Nowadays I can eat fish thanks to Mr SmartCookieSam encouraging me to cook them and also through his great cooking. But I still can’t bring myself to gut and skin a fish. On holiday in Italy a few years back I felt physically sick seeing him eating whitebait. The batter was so thin you could see the fish’s eyes through it. But if a fish fillet still has skin on it I have to turn it upside down so I can’t see the skin as I’m cutting the fish fillet. I then have to get a kitchen towel and grab the skin to put it in the bin quickly before I see it!

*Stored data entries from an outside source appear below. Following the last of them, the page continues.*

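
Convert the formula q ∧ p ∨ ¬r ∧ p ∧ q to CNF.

q ∧ p ∨ ¬r ∧ p ∧ q
≡ (q ∨ ¬r) ∧ (q ∨ p) ∧ (q ∨ q) ∧ (p ∨ ¬r) ∧ (p ∨ p) ∧ (p ∨ q)   [distribute ∨ over ∧]
≡ q ∧ p   [simplify]

q ∧ p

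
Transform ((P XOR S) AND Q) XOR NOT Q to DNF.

((P XOR S) AND Q) XOR NOT Q
≡ ((P XOR S) AND Q AND NOT NOT Q) OR (NOT ((P XOR S) AND Q) AND NOT Q)   [expand XOR]
≡ (((P AND NOT S) OR (NOT P AND S)) AND Q AND NOT NOT Q) OR (NOT ((P XOR S) AND Q) AND NOT Q)   [expand XOR]
≡ (((P AND NOT S) OR (NOT P AND S)) AND Q AND NOT NOT Q) OR (NOT (((P AND NOT S) OR (NOT P AND S)) AND Q) AND NOT Q)   [expand XOR]
≡ (((P AND NOT S) OR (NOT P AND S)) AND Q AND Q) OR (NOT (((P AND NOT S) OR (NOT P AND S)) AND Q) AND NOT Q)   [double negation]
≡ (((P AND NOT S) OR (NOT P AND S)) AND Q AND Q) OR ((NOT ((P AND NOT S) OR (NOT P AND S)) OR NOT Q) AND NOT Q)   [De Morgan]
≡ (((P AND NOT S) OR (NOT P AND S)) AND Q AND Q) OR (((NOT (P AND NOT S) AND NOT (NOT P AND S)) OR NOT Q) AND NOT Q)   [De Morgan]
≡ (((P AND NOT S) OR (NOT P AND S)) AND Q AND Q) OR ((((NOT P OR NOT NOT S) AND NOT (NOT P AND S)) OR NOT Q) AND NOT Q)   [De Morgan]
≡ (((P AND NOT S) OR (NOT P AND S)) AND Q AND Q) OR ((((NOT P OR S) AND NOT (NOT P AND S)) OR NOT Q) AND NOT Q)   [double negation]
≡ (((P AND NOT S) OR (NOT P AND S)) AND Q AND Q) OR ((((NOT P OR S) AND (NOT NOT P OR NOT S)) OR NOT Q) AND NOT Q)   [De Morgan]
≡ (((P AND NOT S) OR (NOT P AND S)) AND Q AND Q) OR ((((NOT P OR S) AND (P OR NOT S)) OR NOT Q) AND NOT Q)   [double negation]
≡ (P AND NOT S AND Q AND Q) OR (NOT P AND S AND Q AND Q) OR (NOT P AND P AND NOT Q) OR (NOT P AND NOT S AND NOT Q) OR (S AND P AND NOT Q) OR (S AND NOT S AND NOT Q) OR (NOT Q AND NOT Q)   [distribute AND over OR]
≡ (P AND NOT S AND Q) OR (NOT P AND S AND Q) OR NOT Q   [simplify]

(P AND NOT S AND Q) OR (NOT P AND S AND Q) OR NOT Q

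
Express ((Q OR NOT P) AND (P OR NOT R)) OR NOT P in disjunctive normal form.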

Flying (especially landing)

Lots of people are so scared of flying that they won’t even set foot on an aircraft. I must admit Mr SmartCookieSam didn’t like flying and he went on a Virgin Atlantic Fear Of Flying Course from Manchester Airport a few years back and since then he’s been absolutely fine. I didn’t go on an aeroplane until I was nearly 32. Mainly because my Dad worked for British Rail so we had cheap train fares and he got a discount on Sealink ferries (which I think is the Stena Line now) All our holidays were usually in the UK or France as we didn’t need to go by plane. My first ever flight was flying with BMI Baby from East Midlands to Paris when I took my children and my mum to Disneyland Par is. I really enjoyed the flight and although it was a strange feeling at first, I soon got used to it. It wasn’t until about 10 years ago that I started to feel nervous on planes. We had been on holiday to Spain one summer and had a fantastic time in a villa near Javea. We flew back from Valencia to Leeds Bradford airport. It was a smooth flight and I remember us beginning to descend. I could see the turquoise domes of Meadowhall Shopping Centre near Sheffield from the air and then the M62. After that the pilot announced that we were descending and that there was a strong westerly wind. The plane shuddered and lurched as it went down through the clouds. It was a very rocky approach over Leeds City Centre and I felt as if we were all going to die. I have never felt so frightened in all my life. When the plane touched down on the runway I was terrified it wasn’t going to brake enough and would overshoot the runway. Since then I have found out that Leeds Bradford is a difficult airport to land at because it has a short runway, it isn’t level and it suffers from cross winds. Trouble is as it’s our nearest airport we tend to use it for going on holiday. Every time I have been on a plane since I have been fine but when it comes to landing back at Leeds Bradford I feel as if I’m going to die. I’ve flown on my own to New York and to Edmonton in Canada but I never felt as scared then as I do when I land at Leeds Bradford.

One thing about being a parent is that you always worry about passing your fears onto your children. My son doesn’t like flying either, but he feels more scared about turbulence. One flight to Menorca a few years ago involved a little bit of turbulence as the pilot had to divert about twenty miles to the east of his planned flightpath to avoid a thunderstorm. My son was freaked out by the turbulence on that flight, though to me it didn’t seem as bad as the dodgy landing. Since then he has not liked flying but managed fine when he went on a school trip to Iceland a couple of years back. I know that on our summer holiday if I’m sat next to him I’ll be grabbing hold of his hand!

Clowns

I’m not scared of all clowns but I think back to some really freaky clown models that really scared me as a child. When I was about three we moved to a village near Nottingham. At a similar time the Broadmarsh Shopping Centre (which has now been knocked down I think) was built. Just before Christmas that year I remember my mum and I walking through the Centre. By all the shops there were some clown models which were absolutely enormous with huge heads and ugly faces. I was so scared and frightened of them that I didn’t like going into the Broadmarsh Centre. Why they were there I don’t know. Since then I have been fine with clowns but those clowns gave me nightmares for a long time. Whoever designed them has a lot to answer for!